Arpit Aggarwal picture Arpit Aggarwal · Apr 16, 2015 · Viewed 11.5k times · Source

I am converting a String from UTF-8 to CP1047 and then performing hex encoding on it, which works great. Next what I am doing is converting back, using decoding the hex String and displaying it on console in UTF-8 format. Problem is I am not getting the proper String what I passed to encoding method. Below is the piece of code I coded:

public class HexEncodeDecode {

    public static void main(String[] args) throws UnsupportedEncodingException,
            DecoderException {
        String reqMsg = "ISO0150000150800C220000080000000040000050000000215102190000000014041615141800001427690161 0B0    000123450041234";
        char[] hexed = getHex(reqMsg, "UTF-8", "Cp1047");

        System.out.println(hexed);

        System.out.println(getString(hexed));
    }

    public static char[] getHex(String source, String inputCharacterCoding,
            String outputCharacterCoding) throws UnsupportedEncodingException {
        return Hex.encodeHex(new String(source.getBytes(inputCharacterCoding),
                outputCharacterCoding).getBytes(), false);
    }

    public static String getString(char[] source) throws DecoderException,
            UnsupportedEncodingException {
        return new String(Hex.decodeHex(source), Charset.forName("UTF-8"));
    }
}

Output I am getting is :

    C3B1C3AB7CC290C291C295C290C290C290C290C291C295C290C298C290C290C3A41616C290C290C290C290C290C298C290C290C290C290C290C290C290C290C294C290C290C290C290C290C295C290C290C290C290C290C290C29016C291C295C291C29016C291C299C290C290C290C290C290C290C290C290C291C294C290C294C291C296C291C295C291C294C291C298C290C290C290C290C291C2941604C296C299C290C291C296C291C280C290C3A2C290C280C280C280C280C290C290C290C29116C293C294C295C290C290C294C29116C293C294
ñë|äâ

So, need help in printing the input String back.

Expected output would be:

C3B1C3AB7CC290C291C295C290C290C290C290C291C295C290C298C290C290C3A41616C290C290C290C290C290C298C290C290C290C290C290C290C290C290C294C290C290C290C290C290C295C290C290C290C290C290C290C29016C291C295C291C29016C291C299C290C290C290C290C290C290C290C290C291C294C290C294C291C296C291C295C291C294C291C298C290C290C290C290C291C2941604C296C299C290C291C296C291C280C290C3A2C290C280C280C280C280C290C290C290C29116C293C294C295C290C290C294C29116C293C294
ISO0150000150800C220000080000000040000050000000215102190000000014041615141800001427690161 0B0    000123450041234

Answer

fge picture fge · Apr 16, 2015
new String(source.getBytes(inputCharacterCoding), outputCharacterCoding)
    .getBytes()

This probably does not do what you think it does.

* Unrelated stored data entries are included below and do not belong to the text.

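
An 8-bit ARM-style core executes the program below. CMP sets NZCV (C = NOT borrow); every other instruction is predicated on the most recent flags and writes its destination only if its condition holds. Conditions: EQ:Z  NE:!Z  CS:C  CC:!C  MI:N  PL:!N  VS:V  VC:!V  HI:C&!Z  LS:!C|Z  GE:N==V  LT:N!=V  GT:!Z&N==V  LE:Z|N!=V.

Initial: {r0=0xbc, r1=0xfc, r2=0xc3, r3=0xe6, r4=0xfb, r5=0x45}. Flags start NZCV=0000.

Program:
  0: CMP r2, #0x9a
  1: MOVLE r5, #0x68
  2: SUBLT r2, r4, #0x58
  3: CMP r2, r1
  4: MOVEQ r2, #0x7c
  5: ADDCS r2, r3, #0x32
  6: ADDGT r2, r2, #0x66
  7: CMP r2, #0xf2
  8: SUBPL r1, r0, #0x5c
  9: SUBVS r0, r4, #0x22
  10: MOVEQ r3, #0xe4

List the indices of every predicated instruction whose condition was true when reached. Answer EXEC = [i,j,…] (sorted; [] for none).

EXEC = []

0: ✓ CMP  NZCV=0010
1: · MOVLE
2: · SUBLT
3: ✓ CMP  NZCV=1000
4: · MOVEQ
5: · ADDCS
6: · ADDGT
7: ✓ CMP  NZCV=1000
8: · SUBPL
9: · SUBVS
10: · MOVEQ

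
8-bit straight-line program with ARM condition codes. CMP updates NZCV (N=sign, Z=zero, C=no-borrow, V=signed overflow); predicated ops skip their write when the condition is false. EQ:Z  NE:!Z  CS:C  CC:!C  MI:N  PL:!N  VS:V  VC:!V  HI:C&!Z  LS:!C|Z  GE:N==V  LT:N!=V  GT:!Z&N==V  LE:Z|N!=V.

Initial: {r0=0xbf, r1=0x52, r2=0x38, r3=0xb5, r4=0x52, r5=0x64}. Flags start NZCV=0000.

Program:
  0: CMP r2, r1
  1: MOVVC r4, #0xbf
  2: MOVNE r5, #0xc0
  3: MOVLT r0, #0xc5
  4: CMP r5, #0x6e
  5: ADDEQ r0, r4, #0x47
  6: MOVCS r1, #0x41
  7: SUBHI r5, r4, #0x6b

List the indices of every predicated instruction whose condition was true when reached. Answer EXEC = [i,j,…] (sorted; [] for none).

EXEC = [1,2,3,6,7]

[0] flags=1000 → (cmp)
[1] flags=1000 VC?T → r4=0xbf
[2] flags=1000 NE?T → r5=0xc0
[3] flags=1000 LT?T → r0=0xc5
[4] flags=0011 → (cmp)
[5] flags=0011 EQ?F → skip
[6] flags=0011 CS?T → r1=0x41
[7] flags=0011 HI?T → r5=0x54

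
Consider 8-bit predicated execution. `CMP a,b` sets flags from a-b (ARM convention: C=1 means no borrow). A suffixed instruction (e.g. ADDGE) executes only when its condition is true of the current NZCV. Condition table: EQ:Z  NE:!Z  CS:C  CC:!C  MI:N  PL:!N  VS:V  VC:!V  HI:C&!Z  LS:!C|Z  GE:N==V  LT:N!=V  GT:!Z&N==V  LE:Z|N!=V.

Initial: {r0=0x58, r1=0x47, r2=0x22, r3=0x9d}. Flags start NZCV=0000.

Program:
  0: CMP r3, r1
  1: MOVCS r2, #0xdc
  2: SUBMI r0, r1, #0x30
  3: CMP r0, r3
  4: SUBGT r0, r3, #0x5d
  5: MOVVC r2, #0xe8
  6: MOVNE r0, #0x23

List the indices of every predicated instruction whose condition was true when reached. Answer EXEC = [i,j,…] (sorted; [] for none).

EXEC = [1,4,6]

0: ✓ CMP  NZCV=0011
1: ✓ MOVCS  r2←0xdc
2: · SUBMI
3: ✓ CMP  NZCV=1001
4: ✓ SUBGT  r0←0x40
5: · MOVVC
6: ✓ MOVNE  r0←0x23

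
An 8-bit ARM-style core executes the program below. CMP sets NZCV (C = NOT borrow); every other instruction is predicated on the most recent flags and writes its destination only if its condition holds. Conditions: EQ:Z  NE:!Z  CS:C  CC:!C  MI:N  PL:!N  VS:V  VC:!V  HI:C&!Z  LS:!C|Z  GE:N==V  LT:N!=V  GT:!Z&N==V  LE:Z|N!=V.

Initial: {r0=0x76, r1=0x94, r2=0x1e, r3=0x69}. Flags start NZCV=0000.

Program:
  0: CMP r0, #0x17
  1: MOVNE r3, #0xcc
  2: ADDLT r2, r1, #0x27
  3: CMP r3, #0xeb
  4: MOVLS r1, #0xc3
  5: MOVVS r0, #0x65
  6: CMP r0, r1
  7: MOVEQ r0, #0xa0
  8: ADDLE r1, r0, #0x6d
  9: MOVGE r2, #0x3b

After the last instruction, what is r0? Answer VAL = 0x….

VAL = 0x76

0: ✓ CMP  NZCV=0010
1: ✓ MOVNE  r3←0xcc
2: · ADDLT
3: ✓ CMP  NZCV=1000
4: ✓ MOVLS  r1←0xc3
5: · MOVVS
6: ✓ CMP  NZCV=1001
7: · MOVEQ
8: · ADDLE
9: ✓ MOVGE  r2←0x3b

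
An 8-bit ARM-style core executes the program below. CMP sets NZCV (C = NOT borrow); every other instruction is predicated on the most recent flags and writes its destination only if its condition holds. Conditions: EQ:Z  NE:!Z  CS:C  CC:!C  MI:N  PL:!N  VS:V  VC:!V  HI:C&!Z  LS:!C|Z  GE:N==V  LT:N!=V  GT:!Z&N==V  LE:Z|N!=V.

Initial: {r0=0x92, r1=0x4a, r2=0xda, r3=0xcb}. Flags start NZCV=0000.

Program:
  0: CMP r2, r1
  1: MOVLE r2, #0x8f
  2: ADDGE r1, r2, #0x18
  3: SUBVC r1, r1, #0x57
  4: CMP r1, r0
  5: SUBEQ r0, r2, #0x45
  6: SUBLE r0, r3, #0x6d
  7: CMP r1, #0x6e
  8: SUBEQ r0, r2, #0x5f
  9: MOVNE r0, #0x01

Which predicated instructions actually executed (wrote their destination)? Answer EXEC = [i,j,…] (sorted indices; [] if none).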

First things first: a String has no encoding. Repeat after me: a String has no encoding.

A String is simply a sequence of tokens which aim to represent characters. It just happens that for this purpose Java uses a sequence of chars. They could just as well be carrier pigeons.

UTF8, CP1047 and others are just character codings; two operations can be performed:

  • encoding: turn a stream of carrier pigeons (chars) into a stream of bytes;
  • decoding: turn a stream of bytes into a stream of carrier pigeons (chars).

Basically, your base assumption is wrong; you cannot associate an encoding with a String. Your real input should be a byte stream (more often than not a byte array) which you know is the result of a particular encoding (in your case, UTF-8), which you want to re-encode using another charset (in your case, CP1047).

The "secret" behing a real answer here would be the code of your Hex.encodeHex() method but you don't show it, so this is as good an answer that I can muster.